This article is excerpted from the book Linux Patch Management: Keeping Linux Systems Up to Date , published by Prentice Hall Professional, as part of the Bruce Perens' Open Source Series, in January, 2006. Copyright 2006 Pearson Education.

This is the second part of a two-part article. The first part was published yesterday.

Amount of data

Hard drives don't always have to be large. If you're only storing updates on a Linux patch management repository, all you need on a proxy server is room for the operating system and the package updates. With today's Linux distributions, that amounts to less than 10GB of data (even for SUSE Linux).

But this may grow quickly depending on your needs. As suggested earlier, if you have more than one type of system architecture, such as Intel 32-bit, 64-bit, PowerPC, and so on, data requirements can grow exponentially.

In addition, if you have more than one version of Linux that requires updates, you'll need to keep separate repositories for each. In other words, not only do you need separate repositories for any RHEL, SUSE, and Debian computers, you'll need separate repositories for RHEL 3, RHEL 4, SUSE 9.0, SUSE 9.1, SUSE 9.2, SUSE 9.3, SUSE 10.0, Fedora Core 1 through 5, and more.

Source packages

The size of your repositories could easily double if your users need access to the source code.

Source code is readily available because of the requirements of the GPL. This allows any developer to take the source code and modify it for their own needs. Developers can modify and redistribute GPL source code, as long as it is still released under the GPL.

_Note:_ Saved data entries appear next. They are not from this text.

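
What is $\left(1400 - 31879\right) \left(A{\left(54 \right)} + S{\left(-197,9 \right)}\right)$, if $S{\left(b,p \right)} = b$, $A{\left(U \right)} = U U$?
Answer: $-82872401$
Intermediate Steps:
$A{\left(U \right)} = U^{2}$
$\left(1400 - 31879\right) \left(A{\left(54 \right)} + S{\left(-197,9 \right)}\right) = \left(1400 - 31879\right) \left(54^{2} - 197\right) = - 30479 \left(2916 - 197\right) = \left(-30479\right) 2719 = -82872401$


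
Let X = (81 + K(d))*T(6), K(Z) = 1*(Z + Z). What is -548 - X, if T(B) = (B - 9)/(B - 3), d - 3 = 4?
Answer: -453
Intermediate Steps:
d = 7 (d = 3 + 4 = 7)
T(B) = (-9 + B)/(-3 + B)
K(Z) = 2*Z (K(Z) = 1*(2*Z) = 2*Z)
X = -95 (X = (81 + 2*7)*((-9 + 6)/(-3 + 6)) = (81 + 14)*(-3/3) = 95*((⅓)*(-3)) = 95*(-1) = -95)
-548 - X = -548 - 1*(-95) = -548 + 95 = -453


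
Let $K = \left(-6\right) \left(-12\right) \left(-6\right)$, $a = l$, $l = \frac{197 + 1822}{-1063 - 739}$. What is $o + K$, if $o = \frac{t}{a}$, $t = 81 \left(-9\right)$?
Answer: $\frac{147150}{673} \approx 218.65$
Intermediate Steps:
$l = - \frac{2019}{1802}$ ($l = \frac{2019}{-1802} = 2019 \left(- \frac{1}{1802}\right) = - \frac{2019}{1802} \approx -1.1204$)
$a = - \frac{2019}{1802} \approx -1.1204$
$t = -729$
$o = \frac{437886}{673}$ ($o = - \frac{729}{- \frac{2019}{1802}} = \left(-729\right) \left(- \frac{1802}{2019}\right) = \frac{437886}{673} \approx 650.65$)
$K = -432$ ($K = 72 \left(-6\right) = -432$)
$o + K = \frac{437886}{673} - 432 = \frac{147150}{673}$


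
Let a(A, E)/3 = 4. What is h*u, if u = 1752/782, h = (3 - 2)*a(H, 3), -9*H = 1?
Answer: 10512/391 ≈ 26.885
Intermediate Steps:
H = -1/9 (H = -1/9*1 = -1/9 ≈ -0.11111)
a(A, E) = 12 (a(A, E) = 3*4 = 12)
h = 12 (h = (3 - 2)*12 = 1*12 = 12)
u = 876/391 (u = 1752*(1/782) = 876/391 ≈ 2.2404)
h*u = 12*(876/391) = 10512/391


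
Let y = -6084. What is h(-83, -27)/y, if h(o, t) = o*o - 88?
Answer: -2267/2028 ≈ -1.1178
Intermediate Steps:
h(o, t) = -88 + o² (h(o, t) = o² - 88 = -88 + o²)
h(-83, -27)/y = (-88 + (-83)²)/(-6084) = (-88 + 6889)*(-1/6084) = 6801*(-1/6084) = -2267/2028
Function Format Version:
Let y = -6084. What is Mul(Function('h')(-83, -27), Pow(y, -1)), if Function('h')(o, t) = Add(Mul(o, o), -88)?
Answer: Rational(-2267, 2028) ≈ -1.1178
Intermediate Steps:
Function('h')(o, t) = Add(-88, Pow(o, 2)) (Function('h')(o, t) = Add(Pow(o, 2), -88) = Add(-88, Pow(o, 2)))
Mul(Function('h')(-83, -27), Pow(y, -1)) = Mul(Add(-88, Pow(-83, 2)), Pow(-6084, -1)) = Mul(Add(-88, 6889), Rational(-1, 6084)) = Mul(6801, Rational(-1, 6084)) = Rational(-2267, 2028)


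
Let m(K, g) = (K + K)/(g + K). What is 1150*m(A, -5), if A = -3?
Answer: 1725/2 ≈ 862.50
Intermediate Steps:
m(K, g) = 2*K/(K + g) (m(K, g) = (2*K)/(K + g) = 2*K/(K + g))
1150*m(A, -5) = 1150*(2*(-3)/(-3 - 5)) = 1150*(2*(-3)/(-8)) = 1150*(2*(-3)*(-⅛)) = 1150*(¾) = 1725/2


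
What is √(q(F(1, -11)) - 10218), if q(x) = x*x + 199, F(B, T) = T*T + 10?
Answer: √7142 ≈ 84.510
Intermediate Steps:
F(B, T) = 10 + T² (F(B, T) = T² + 10 = 10 + T²)
q(x) = 199 + x² (q(x) = x² + 199 = 199 + x²)
√(q(F(1, -11)) - 10218) = √((199 + (10 + (-11)²)²) - 10218) = √((199 + (10 + 121)²) - 10218) = √((199 + 131²) - 10218) = √((199 + 17161) - 10218) = √(17360 - 10218) = √7142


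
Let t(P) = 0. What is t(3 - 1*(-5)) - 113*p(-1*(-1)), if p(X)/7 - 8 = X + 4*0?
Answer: -7119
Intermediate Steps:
p(X) = 56 + 7*X (p(X) = 56 + 7*(X + 4*0) = 56 + 7*(X + 0) = 56 + 7*X)
t(3 - 1*(-5)) - 113*p(-1*(-1)) = 0 - 113*(56 + 7*(-1*(-1))) = 0 - 113*(56 + 7*1) = 0 - 113*(56 + 7) = 0 - 113*63 = 0 - 7119 = -7119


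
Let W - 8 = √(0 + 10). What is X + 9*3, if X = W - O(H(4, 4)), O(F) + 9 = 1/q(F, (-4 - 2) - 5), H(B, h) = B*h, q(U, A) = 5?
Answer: 219/5 + √10 ≈ 46.962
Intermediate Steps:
O(F) = -44/5 (O(F) = -9 + 1/5 = -9 + ⅕ = -44/5)
W = 8 + √10 (W = 8 + √(0 + 10) = 8 + √10 ≈ 11.162)
X = 84/5 + √10 (X = (8 + √10) - 1*(-44/5) = (8 + √10) + 44/5 = 84/5 + √10 ≈ 19.962)
X + 9*3 = (84/5 + √10) + 9*3 = (84/5 + √10) + 27 = 219/5 + √10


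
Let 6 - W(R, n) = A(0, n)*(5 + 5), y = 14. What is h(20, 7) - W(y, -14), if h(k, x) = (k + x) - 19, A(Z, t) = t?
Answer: -138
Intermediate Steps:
h(k, x) = -19 + k + x
W(R, n) = 6 - 10*n (W(R, n) = 6 - n*(5 + 5) = 6 - n*10 = 6 - 10*n)
h(20, 7) - W(y, -14) = (-19 + 20 + 7) - (6 - 10*(-14)) = 8 - (6 + 140) = 8 - 1*146 = 8 - 146 = -138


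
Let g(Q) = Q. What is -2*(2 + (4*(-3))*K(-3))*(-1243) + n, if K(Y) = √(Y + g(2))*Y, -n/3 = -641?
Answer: 6895 + 89496*I ≈ 6895.0 + 89496.0*I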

But unless you're administering a network with Linux developers, you might think that you don't have to worry about Linux source packages. You don't have to be a developer to need Linux source code. Anyone who wants to customise the Linux kernel needs the source code. While some distributions make the source code available in a binary package, Red Hat releases its build of the kernel source code as a source RPM.

Linux drivers for many hardware components are still under development. Experimental drivers often work well. But to install many of these drivers, you need the kernel source code.

The need for source code is not limited to the kernel. Regular users can modify the source code of many GPL-licensed programs. All they need is the source code, and they can revise, compile, and rebuild the program of choice.

More than one repository

Even if all the Linux computers on your network run the same version of the same distribution using the same CPU, you may need more than one repository. As noted earlier, Fedora Core 4 includes configuration files for six different repositories. While most users don't need to access the Red Hat development, or repositories, you never know when one user might be so desperate for the latest features that he is willing to try a development version of his favourite program.

You might need separate repositories on a Linux patch management server for the following reasons:

  • Distribution brands; each distribution brand builds its packages differently and therefore maintains separate repositories.

  • Distribution versions; for example, if you have a reliable server on RHEL 2.1, you might not want to upgrade to RHEL 4, even though a subscription makes this possible. Red Hat has committed to support each of its enterprise distributions for at least five years, which means you might need to maintain local repositories for RHEL 2.1 through at least 2007.

  • Number of architectures; for each architecture where you have Linux installed on your network, you'll need a separate repository.

  • Source requirements; if some of your users are Linux developers, you might need to download source packages into a separate repository.

  • Development packages; if you're monitoring the progress of a program, you'll want access to the development packages so you can monitor improvements as they're made.

  • Testing packages; some groups make development packages available in a separate repository before declaring them stable and ready for a production environment.

  • Independent repositories; some developers keep independent repositories on their Web and FTP servers. Many are available for public use.

Keeping your repository updated

There are two basic methods you might use to keep a local repository up to date. Some distributions allow you to store download packages and their headers on a local computer. You can then share the directory with those download packages and point the other computers on your network to that local repository. Red Hat and SUSE make that possible in some cases with their Subscription systems.

Alternatively, you can synchronise your repositories with those available online. This is where the rsync command can help. (I detail how you can do this in later chapters).

Some administrators prefer to wait until updates are available in a more convenient format. For example, RHEL makes quarterly updates of its distributions available, which administrators can configure into a local repository using the techniques described in the last half of this book.

After you've determined how you'll keep your repositories up to date, automate the process so that it happens during off-peak hours. Remember, you might be downloading hundreds of megabytes of packages, so make sure that the download does not interfere with other scheduled work, such as:

  • Computing-intensive programs. For example, intensive database programs require so much in computer and network resources that they're often run while most users are not at work.

  • Administrative programs. Backups, log rotations, and more in Linux are often configured in scripts in the /etc/cron.daily directory.

  • Other downloads. Many Linux users download other distributions. It's best if you can limit large downloads by regular users at least to specific time periods.

  • Power outages. Some networks may limit available power due to costs, availability, or local conditions.